Sandhu, Kully; Krishnamoorthy, Suresh; Afif, Ashari; Nolan, James; Gunning, Mark G.
J Interv Cardiol; 30(3): 212-216, 2017 Jun.
Artigo em Inglês | MEDLINE | ID: mdl-28488419


There has been a revival of balloon aortic valvuloplasty (BAV) for severe aortic stenosis, as a result of an increasing number of patients undergoing trans-catheter aortic valve implantation (TAVI). However, there has not been universal adoption of BAV as a standalone, nor bridging therapy.


A retrospective analysis of the practice at our institution between June 2009 and May 2016 was performed. Demographic, clinical, procedural, and follow-up data on all patients were collected.
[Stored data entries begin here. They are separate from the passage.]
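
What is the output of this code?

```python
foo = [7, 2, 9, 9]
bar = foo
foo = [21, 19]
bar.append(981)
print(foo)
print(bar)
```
[21, 19]
[7, 2, 9, 9, 981]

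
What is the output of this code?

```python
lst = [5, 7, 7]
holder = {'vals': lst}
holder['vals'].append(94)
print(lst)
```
[5, 7, 7, 94]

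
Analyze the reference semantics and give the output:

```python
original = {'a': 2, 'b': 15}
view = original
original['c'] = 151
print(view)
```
{'a': 2, 'b': 15, 'c': 151}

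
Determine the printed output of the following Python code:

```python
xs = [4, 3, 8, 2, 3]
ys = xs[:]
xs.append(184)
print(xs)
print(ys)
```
[4, 3, 8, 2, 3, 184]
[4, 3, 8, 2, 3]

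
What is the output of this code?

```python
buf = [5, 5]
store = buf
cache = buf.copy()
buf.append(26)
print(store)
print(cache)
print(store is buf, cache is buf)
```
[5, 5, 26]
[5, 5]
True False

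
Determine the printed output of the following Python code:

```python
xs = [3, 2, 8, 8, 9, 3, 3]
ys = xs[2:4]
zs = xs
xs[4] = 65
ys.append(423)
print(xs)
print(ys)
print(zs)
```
[3, 2, 8, 8, 65, 3, 3]
[8, 8, 423]
[3, 2, 8, 8, 65, 3, 3]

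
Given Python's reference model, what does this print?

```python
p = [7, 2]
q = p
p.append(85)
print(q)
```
[7, 2, 85]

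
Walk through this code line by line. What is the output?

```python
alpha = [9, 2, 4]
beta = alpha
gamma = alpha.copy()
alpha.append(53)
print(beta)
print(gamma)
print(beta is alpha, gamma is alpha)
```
[9, 2, 4, 53]
[9, 2, 4]
True False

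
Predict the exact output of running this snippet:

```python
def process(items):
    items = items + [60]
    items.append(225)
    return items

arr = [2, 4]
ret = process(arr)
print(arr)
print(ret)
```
[2, 4]
[2, 4, 60, 225]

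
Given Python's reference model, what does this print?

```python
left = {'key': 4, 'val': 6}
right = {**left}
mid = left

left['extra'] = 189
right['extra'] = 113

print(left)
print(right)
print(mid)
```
{'key': 4, 'val': 6, 'extra': 189}
{'key': 4, 'val': 6, 'extra': 113}
{'key': 4, 'val': 6, 'extra': 189}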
A total of 200 patients with a median age of 82 years and severe symptomatic aortic stenosis underwent BAV from June 2009 to May 2016. All patients had appreciable comorbidity with a mean logistic Euro SCORE of 48 ± 11 and mean standard Euro SCORE 15 ± 4. BAV was performed for palliation in 118 (59%), as a bridging therapy for TAVI in 55 (27.5%) and bridging to surgical AVR in 27 patients (13.5%), respectively. Major complications occurred in 14 patients (7%) including 2 in-patient deaths (1%). A statistically significant improvement in symptoms and a decrease in trans-valvular gradient were observed.


BAV is an effective treatment strategy, either as a bridge to definitive therapy or as a palliative procedure, with an acceptable mortality. BAV is associated with a significant improvement in symptoms and is valuable as a palliative treatment in high-risk patients, where no other invasive option is available.